I steadily grew my business by refining a high touch client service model, building carrier relationships and offerings, and some key trusted relationships. One was with a gentleman who was vice president of marketing at Chubb. He liked my business model and after moving to the brokerage business with Marine insurance specialist Gowrie Group, began encouraging me to merge my business with theirs. In 2007, I decided to make the move and merged with Gowrie. As a lifelong competitive sailor, I knew Gowrie’s market space personally and saw great potential.
Gowrie’s personal lines had about a half-dozen people, relationships with all the right carriers, but weren’t really a deeply consultative, high-touch service model. Pursing this approach to developing a true High Net Worth-focused personal lines department yielded great results. In just about eight years, Gowrie’s personal lines went from about a third of the firm’s revenue to fully half.
With rapid industry changes looming, however, significant capital investment would be needed to match client expectations and larger competitors. We had to be part of something bigger, but not lose our specialized, high-touch approach.
Selling to Risk Strategies, from my perspective, was a natural fit. We talked with over a dozen firms and Risk Strategies stood head-and-shoulders above the rest. Their specialty approach paralleled nicely with Gowrie’s formula for success. Within this process, the people we met at Risk Strategies and the way they conducted and presented themselves – gave me confidence we were on the right path.

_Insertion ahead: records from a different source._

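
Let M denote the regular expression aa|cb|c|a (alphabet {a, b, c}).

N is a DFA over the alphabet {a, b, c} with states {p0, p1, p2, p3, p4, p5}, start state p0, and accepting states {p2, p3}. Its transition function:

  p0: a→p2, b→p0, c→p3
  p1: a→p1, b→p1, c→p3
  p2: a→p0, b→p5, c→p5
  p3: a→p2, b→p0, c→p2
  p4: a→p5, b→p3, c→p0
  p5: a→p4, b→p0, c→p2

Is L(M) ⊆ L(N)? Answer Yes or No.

No

The string aa is in L(M) but not in L(N).
So L(M) ⊄ L(N).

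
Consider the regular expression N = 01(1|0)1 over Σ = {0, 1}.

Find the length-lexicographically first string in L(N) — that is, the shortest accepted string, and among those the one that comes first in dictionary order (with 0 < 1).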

After the acquisition, the main challenges we faced came down to getting our arms around all the available resources as well as efficiently accessing and using them – from claims, to human resources, to specialty markets. Again, the quality of people we dealt with getting up to speed and meshing our operations gave us confidence we made the right choice.
Ironically, one of the people I met at Risk Strategies in New York City early on after the acquisition was Jolyon Stern. DeWitt Stern Group had been acquired by Risk Strategies in 2014. Funny how it all goes around.